Here is how we can create such a custom class loader, making use of IDEA and MPS APIs:

set<String> libraries = new hashset<String>; 
 
libraries.addAll(getClassPathOfModule(module-reference/org.apache.poi/)); 
libraries.addAll(getClassPathOfModule(module-reference/com.spclngs.samples.poi/));

UrlClassLoader classLoader = UrlClassLoader
  .build()
  .parent(ClassLoader.getSystemClassLoader())
  .urls(libraries.select({~it => fileToUrl(it); }).toList)
  .get();

UrlClassLoader is IDEA’s improved version of java.net.URLClassLoader from the JDK. We could have used the latter, too.

The getClassPathOfModule helper function returns the path to the compiled code of the module plus any Java libraries configured for the module on the corresponding tab of its properties. Its code is shown below:

private static Set<String> getClassPathOfModule(SModuleReference moduleRef) { 
  return moduleRef.resolve(MPSModuleRepository.getInstance())
    .getFacet(JavaModuleFacet.class)
    .getClassPath(); 
}

Finally, fileToUrl is a simple helper method to convert a java.io.File to a java.net.URL.

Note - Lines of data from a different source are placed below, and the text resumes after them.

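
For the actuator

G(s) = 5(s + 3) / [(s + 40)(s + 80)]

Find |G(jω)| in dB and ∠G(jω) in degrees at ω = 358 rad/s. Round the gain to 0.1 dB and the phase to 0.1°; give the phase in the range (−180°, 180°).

-37.4 dB, -71.5°

At s = jω = j358:
zero (s+3): 3 + j358 → |·| = √(3²+358²) = √128173 ≈ 358.01, ∠ = arctan(358/3) ≈ 89.52°
pole (s+40): 40 + j358 → |·| = √(40²+358²) = √129764 ≈ 360.23, ∠ = arctan(358/40) ≈ 83.62°
pole (s+80): 80 + j358 → |·| = √(80²+358²) = √134564 ≈ 366.83, ∠ = arctan(358/80) ≈ 77.40°
|G| = 5 · 358.01 / 1.3214e+05 ≈ 0.013547
Gain = 20 log₁₀(0.013547) ≈ -37.36 dB
∠G = 89.52° − 161.02° = -71.50°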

After we create the class loader we can use it to load the class and invoke the method that calls the POI API via reflection:

Class<?> theClass = Class.forName(WriteDocxFile.class.getName(), true, classLoader); 
Method theMethod = theClass.getMethod("writeDocxFile", File.class);
theMethod.invoke(null, outputFile);

And this is the gist of it.

There is a catch, however. The custom class loader that uses POI does not see any MPS classes. This means that it cannot use any SModel APIs or navigate the MPS model. Any data we want to pass to the POI-using code will have to use classes that are visible from both the module class loader and the custom class loader. In our case this means we are limited to basic Java classes such as java.io.File, java.lang.String or collections. Any complex data structure or data from nodes will probably have to be passed as a hash map of hash maps.

Fortunately, it seems that MPS 2021.3 has upgraded its XMLBeans library to version 4 which does not have the extra classes and it should be possible to use Apache POI 5 with MPS 2021.3 without the workaround described above. But the approach may still come handy in case of another version conflict with built-in libraries.

I have published a sample project containing all the code to GitHub.